O material apreendido representa, segundo estimativas, apenas de 10% a 20% do tráfico total de produtos derivados de animais silvestres.

A China recentemente aumentou o número de prisões e processos por crimes contra a vida selvagem, mas no Vietnã e em outros países os contrabandistas quase sempre escapam impunes. Comercializar espécies protegidas –ou qualquer animal capturado na natureza– é crime no Vietnã.

Mas caçadores como Luc, que diz nunca ter enfrentado problemas jurídicos, raramente são incomodados. As punições, quando existem, geralmente se limitam a pequenas multas.

Além disso, no país, grande parte dos animais interceptados pela polícia voltam ao mercado negro, vendida por funcionários públicos.

O cardápio do restaurante Thien Vuong Tuu, em Ho Chi Minh, oferece pangolim, urso, porco-espinho e morcego. O pangolim precisa ser encomendado com antecedência. O gerente leva o bicho vivo até a mesa e, em seguida, corta a sua garganta, para provar que a carne é fresca.

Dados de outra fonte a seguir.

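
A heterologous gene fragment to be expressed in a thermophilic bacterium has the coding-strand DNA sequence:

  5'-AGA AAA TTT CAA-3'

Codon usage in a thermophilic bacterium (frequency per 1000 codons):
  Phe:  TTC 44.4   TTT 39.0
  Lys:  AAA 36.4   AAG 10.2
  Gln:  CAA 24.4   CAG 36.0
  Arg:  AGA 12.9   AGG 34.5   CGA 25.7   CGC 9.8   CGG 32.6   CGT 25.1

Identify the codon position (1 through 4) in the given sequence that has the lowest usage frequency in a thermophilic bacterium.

1

Codon 1 AGA (Arg): 12.9 per 1000.
Codon 2 AAA (Lys): 36.4 per 1000.
Codon 3 TTT (Phe): 39.0 per 1000.
Codon 4 CAA (Gln): 24.4 per 1000.
Lowest frequency is 12.9 at codon 1.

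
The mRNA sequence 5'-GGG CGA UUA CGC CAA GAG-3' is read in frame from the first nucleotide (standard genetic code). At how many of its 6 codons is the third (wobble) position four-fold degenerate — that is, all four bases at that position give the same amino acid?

Codon 1 GGG (Gly): third position 4-fold.
Codon 2 CGA (Arg): third position 4-fold.
Codon 3 UUA (Leu): third position 2-fold.
Codon 4 CGC (Arg): third position 4-fold.
Codon 5 CAA (Gln): third position 2-fold.
Codon 6 GAG (Glu): third position 2-fold.
Four-fold degenerate third positions: 3.

3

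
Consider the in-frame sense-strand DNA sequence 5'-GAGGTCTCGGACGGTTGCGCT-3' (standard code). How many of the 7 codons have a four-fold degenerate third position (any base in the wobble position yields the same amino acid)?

Codon 1 GAG (Glu): third position 2-fold.
Codon 2 GTC (Val): third position 4-fold.
Codon 3 TCG (Ser): third position 4-fold.
Codon 4 GAC (Asp): third position 2-fold.
Codon 5 GGT (Gly): third position 4-fold.
Codon 6 TGC (Cys): third position 2-fold.
Codon 7 GCT (Ala): third position 4-fold.
Four-fold degenerate third positions: 4.

4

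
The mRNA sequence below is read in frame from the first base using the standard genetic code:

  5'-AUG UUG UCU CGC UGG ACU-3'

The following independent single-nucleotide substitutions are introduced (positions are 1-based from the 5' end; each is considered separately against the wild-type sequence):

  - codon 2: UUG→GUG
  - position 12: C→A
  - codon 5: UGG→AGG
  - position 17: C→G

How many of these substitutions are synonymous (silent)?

1

Codon 2: UUG (Leu) → GUG (Val) — missense.
Codon 4: CGC (Arg) → CGA (Arg) — synonymous.
Codon 5: UGG (Trp) → AGG (Arg) — missense.
Codon 6: ACU (Thr) → AGU (Ser) — missense.
Synonymous: 1 of 4.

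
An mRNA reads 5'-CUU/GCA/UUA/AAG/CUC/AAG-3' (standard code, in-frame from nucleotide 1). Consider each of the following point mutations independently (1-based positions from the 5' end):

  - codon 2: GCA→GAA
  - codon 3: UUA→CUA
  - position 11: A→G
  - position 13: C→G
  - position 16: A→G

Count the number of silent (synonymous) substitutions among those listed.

1

Codon 2: GCA (Ala) → GAA (Glu) — missense.
Codon 3: UUA (Leu) → CUA (Leu) — synonymous.
Codon 4: AAG (Lys) → AGG (Arg) — missense.
Codon 5: CUC (Leu) → GUC (Val) — missense.
Codon 6: AAG (Lys) → GAG (Glu) — missense.
Synonymous: 1 of 5.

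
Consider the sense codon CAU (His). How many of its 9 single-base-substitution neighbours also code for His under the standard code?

1

Position 1: none → 0 synonymous.
Position 2: none → 0 synonymous.
Position 3: CAC → 1 synonymous.
Total: 0 + 0 + 1 = 1.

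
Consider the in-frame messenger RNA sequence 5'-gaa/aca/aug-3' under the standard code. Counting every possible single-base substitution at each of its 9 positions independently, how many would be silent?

Codon 1 (GAA, Glu): 1 synonymous substitution.
Codon 2 (ACA, Thr): 3 synonymous substitutions.
Codon 3 (AUG, Met): 0 synonymous substitutions.
Total: 1 + 3 + 0 = 4.

4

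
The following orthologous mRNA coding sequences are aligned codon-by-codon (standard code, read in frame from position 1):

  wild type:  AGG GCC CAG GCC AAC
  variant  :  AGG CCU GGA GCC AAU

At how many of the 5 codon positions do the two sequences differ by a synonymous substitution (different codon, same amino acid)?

1

Codon 1: AGG Arg / AGG Arg — identical.
Codon 2: GCC Ala / CCU Pro — nonsynonymous.
Codon 3: CAG Gln / GGA Gly — nonsynonymous.
Codon 4: GCC Ala / GCC Ala — identical.
Codon 5: AAC Asn / AAU Asn — synonymous.
Synonymous differences: 1.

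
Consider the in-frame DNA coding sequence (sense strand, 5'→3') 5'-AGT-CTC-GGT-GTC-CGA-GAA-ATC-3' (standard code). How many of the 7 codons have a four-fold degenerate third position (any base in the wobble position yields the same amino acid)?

4

Codon 1 AGT (Ser): third position 2-fold.
Codon 2 CTC (Leu): third position 4-fold.
Codon 3 GGT (Gly): third position 4-fold.
Codon 4 GTC (Val): third position 4-fold.
Codon 5 CGA (Arg): third position 4-fold.
Codon 6 GAA (Glu): third position 2-fold.
Codon 7 ATC (Ile): third position 3-fold.
Four-fold degenerate third positions: 4.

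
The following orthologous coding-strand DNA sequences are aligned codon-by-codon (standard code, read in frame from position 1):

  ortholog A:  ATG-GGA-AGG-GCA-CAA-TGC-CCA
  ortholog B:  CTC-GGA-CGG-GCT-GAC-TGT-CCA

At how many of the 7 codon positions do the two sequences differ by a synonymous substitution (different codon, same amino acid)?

3

Codon 1: ATG Met / CTC Leu — nonsynonymous.
Codon 2: GGA Gly / GGA Gly — identical.
Codon 3: AGG Arg / CGG Arg — synonymous.
Codon 4: GCA Ala / GCT Ala — synonymous.
Codon 5: CAA Gln / GAC Asp — nonsynonymous.
Codon 6: TGC Cys / TGT Cys — synonymous.
Codon 7: CCA Pro / CCA Pro — identical.
Synonymous differences: 3.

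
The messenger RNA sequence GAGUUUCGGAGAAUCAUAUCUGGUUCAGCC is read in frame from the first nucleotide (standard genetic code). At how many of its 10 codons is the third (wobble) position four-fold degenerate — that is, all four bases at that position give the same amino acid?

Codon 1 GAG (Glu): third position 2-fold.
Codon 2 UUU (Phe): third position 2-fold.
Codon 3 CGG (Arg): third position 4-fold.
Codon 4 AGA (Arg): third position 2-fold.
Codon 5 AUC (Ile): third position 3-fold.
Codon 6 AUA (Ile): third position 3-fold.
Codon 7 UCU (Ser): third position 4-fold.
Codon 8 GGU (Gly): third position 4-fold.
Codon 9 UCA (Ser): third position 4-fold.
Codon 10 GCC (Ala): third position 4-fold.
Four-fold degenerate third positions: 5.

5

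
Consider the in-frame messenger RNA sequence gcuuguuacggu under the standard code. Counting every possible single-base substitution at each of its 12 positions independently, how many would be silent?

Codon 1 (GCU, Ala): 3 synonymous substitutions.
Codon 2 (UGU, Cys): 1 synonymous substitution.
Codon 3 (UAC, Tyr): 1 synonymous substitution.
Codon 4 (GGU, Gly): 3 synonymous substitutions.
Total: 3 + 1 + 1 + 3 = 8.

8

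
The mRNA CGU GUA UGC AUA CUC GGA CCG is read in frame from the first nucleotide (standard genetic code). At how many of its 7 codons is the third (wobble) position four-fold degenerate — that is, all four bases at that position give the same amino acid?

Codon 1 CGU (Arg): third position 4-fold.
Codon 2 GUA (Val): third position 4-fold.
Codon 3 UGC (Cys): third position 2-fold.
Codon 4 AUA (Ile): third position 3-fold.
Codon 5 CUC (Leu): third position 4-fold.
Codon 6 GGA (Gly): third position 4-fold.
Codon 7 CCG (Pro): third position 4-fold.
Four-fold degenerate third positions: 5.

5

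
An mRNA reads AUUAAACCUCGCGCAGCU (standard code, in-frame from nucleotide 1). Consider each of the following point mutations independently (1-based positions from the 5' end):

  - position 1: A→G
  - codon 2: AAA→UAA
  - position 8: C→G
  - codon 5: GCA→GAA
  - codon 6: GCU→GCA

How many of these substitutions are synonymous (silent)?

1

Codon 1: AUU (Ile) → GUU (Val) — missense.
Codon 2: AAA (Lys) → UAA (Stop) — nonsense.
Codon 3: CCU (Pro) → CGU (Arg) — missense.
Codon 5: GCA (Ala) → GAA (Glu) — missense.
Codon 6: GCU (Ala) → GCA (Ala) — synonymous.
Synonymous: 1 of 5.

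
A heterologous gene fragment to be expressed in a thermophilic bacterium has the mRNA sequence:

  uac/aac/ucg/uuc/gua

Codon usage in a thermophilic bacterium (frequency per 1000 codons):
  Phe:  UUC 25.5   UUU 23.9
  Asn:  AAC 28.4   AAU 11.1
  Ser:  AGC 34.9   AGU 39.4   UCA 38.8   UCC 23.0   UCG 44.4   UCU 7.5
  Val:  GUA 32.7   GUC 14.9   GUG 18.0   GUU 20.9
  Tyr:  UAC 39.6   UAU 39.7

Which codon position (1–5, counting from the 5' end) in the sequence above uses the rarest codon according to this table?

4

Codon 1 UAC (Tyr): 39.6 per 1000.
Codon 2 AAC (Asn): 28.4 per 1000.
Codon 3 UCG (Ser): 44.4 per 1000.
Codon 4 UUC (Phe): 25.5 per 1000.
Codon 5 GUA (Val): 32.7 per 1000.
Lowest frequency is 25.5 at codon 4.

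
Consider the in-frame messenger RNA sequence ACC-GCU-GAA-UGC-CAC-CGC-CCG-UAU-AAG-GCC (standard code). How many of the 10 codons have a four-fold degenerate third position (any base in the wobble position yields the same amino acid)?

Codon 1 ACC (Thr): third position 4-fold.
Codon 2 GCU (Ala): third position 4-fold.
Codon 3 GAA (Glu): third position 2-fold.
Codon 4 UGC (Cys): third position 2-fold.
Codon 5 CAC (His): third position 2-fold.
Codon 6 CGC (Arg): third position 4-fold.
Codon 7 CCG (Pro): third position 4-fold.
Codon 8 UAU (Tyr): third position 2-fold.
Codon 9 AAG (Lys): third position 2-fold.
Codon 10 GCC (Ala): third position 4-fold.
Four-fold degenerate third positions: 5.

5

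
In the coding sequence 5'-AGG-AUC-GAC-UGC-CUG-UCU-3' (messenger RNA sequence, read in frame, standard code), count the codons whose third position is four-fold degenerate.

2

Codon 1 AGG (Arg): third position 2-fold.
Codon 2 AUC (Ile): third position 3-fold.
Codon 3 GAC (Asp): third position 2-fold.
Codon 4 UGC (Cys): third position 2-fold.
Codon 5 CUG (Leu): third position 4-fold.
Codon 6 UCU (Ser): third position 4-fold.
Four-fold degenerate third positions: 2.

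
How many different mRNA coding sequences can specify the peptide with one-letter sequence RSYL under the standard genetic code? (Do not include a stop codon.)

432

Arg: 6 codons.
Ser: 6 codons.
Tyr: 2 codons.
Leu: 6 codons.
6 × 6 × 2 × 6 = 432.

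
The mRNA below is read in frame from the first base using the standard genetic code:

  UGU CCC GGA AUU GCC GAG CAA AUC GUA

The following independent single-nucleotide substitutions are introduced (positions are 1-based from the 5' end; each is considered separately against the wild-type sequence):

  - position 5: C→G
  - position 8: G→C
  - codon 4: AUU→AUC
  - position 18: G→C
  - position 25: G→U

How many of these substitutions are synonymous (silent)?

Codon 2: CCC (Pro) → CGC (Arg) — missense.
Codon 3: GGA (Gly) → GCA (Ala) — missense.
Codon 4: AUU (Ile) → AUC (Ile) — synonymous.
Codon 6: GAG (Glu) → GAC (Asp) — missense.
Codon 9: GUA (Val) → UUA (Leu) — missense.
Synonymous: 1 of 5.

1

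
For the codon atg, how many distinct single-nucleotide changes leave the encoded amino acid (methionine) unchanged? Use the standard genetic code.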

"O pangolim é muito popular entre a clientela, porque trata várias doenças", disse Quoc Trung, gerente do restaurante.

Numa noite domingo, dois homens francófonos pediram uma cobra-real. Os garçons trouxeram uma serpente grande, que se contorcia com a boca amarrada por um fio de plástico. Um dos garçons segurou a cobra esticada. O outro localizou o coração, cortou o réptil com uma tesoura e retirou com os dedos o órgão ainda pulsante. O sangue do animal gotejou numa tigela de cerâmica, para ser posteriormente misturado com álcool e bebido.

"O governo não permite carnes exóticas, mas temos as nossas fontes e boas ligações com a polícia", disse Quoc.

"A demanda é enorme, por isso precisamos supri-la."